A few years ago, I found myself at a fork in the proverbial road. Like Robert Frost, I pondered the consequences that came with each. Shrugging it off, I took the familiar path. And because I’m the sort who wonders, I thought a lot about the other road, mainly where’d I be at that present junction. My idea spawn a fictional blog that I never came around to keeping up with (it never started, actually, outside that I’m not hoarding the URL).
I found myself thinking about that other road, though it’s clear that no matter what path I chose, the ending would still be here. It might have just taken a little bit longer.
With my current situation in full motion, the idea came back. Where would I be if things had ended? Another idea, another fictional biographical story born. However, as I tweaked the kinks and holes, I realized I’m done trying to reinvent myself.

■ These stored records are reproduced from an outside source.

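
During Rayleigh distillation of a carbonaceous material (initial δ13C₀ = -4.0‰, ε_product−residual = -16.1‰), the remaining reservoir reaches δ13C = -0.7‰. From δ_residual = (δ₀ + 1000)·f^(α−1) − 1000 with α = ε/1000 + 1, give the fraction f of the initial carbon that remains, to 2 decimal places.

0.81

α − 1 = ε/1000 = -0.0161
(δ_res + 1000)/(δ₀ + 1000) = (-0.7 + 1000)/(-4.0 + 1000) = 999.3/996.0 = 1.003313
f = 1.003313^(1/-0.0161) = exp(ln(1.003313)/-0.0161) = exp(0.00331/-0.0161)
f = exp(-0.2055) = 0.8143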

The story stopped being my What If, and a character’s What Is. I’m not sure if most writers do this, but I’m guilty of putting reflections of myself into my stories. Lately, I’ve been thinking a lot about “David,” and wondering what a person outside of myself would handle a conversation with an estranged father – so estranged that he doesn’t even recognize his son. Of course, this stemmed from my recent run in with Javier. I thought I’d put all the anger and hatred aside and grown up as a man. I still felt the bitter taste of betrayal and abandonment when he opened his mouth to greet me. This man isn’t my father. My mother played both roles. She was the one that – poorly – attempted to tell me what was happening to my body. She was the one that warned me what girls were like – she was completely off that one, by the way. There were things she couldn’t explain to me, and I never pushed her to. She was my support and I don’t know what I’d do without her.
But the more I think about “David,” the more my mind focuses on this new nameless (as of now) character wandering about as the only world he’d know vanished seemingly over night. Divorced. Having to “divide” his friends between his ex. Finding out that he can love again, even though he will always look over his shoulder in hopes that she is following.
I started mapping the beginning and the end, because it’s obvious that even the ending I have already planned isn’t the ending that will come to light. It never is.
That’s it. That’s all I have for now.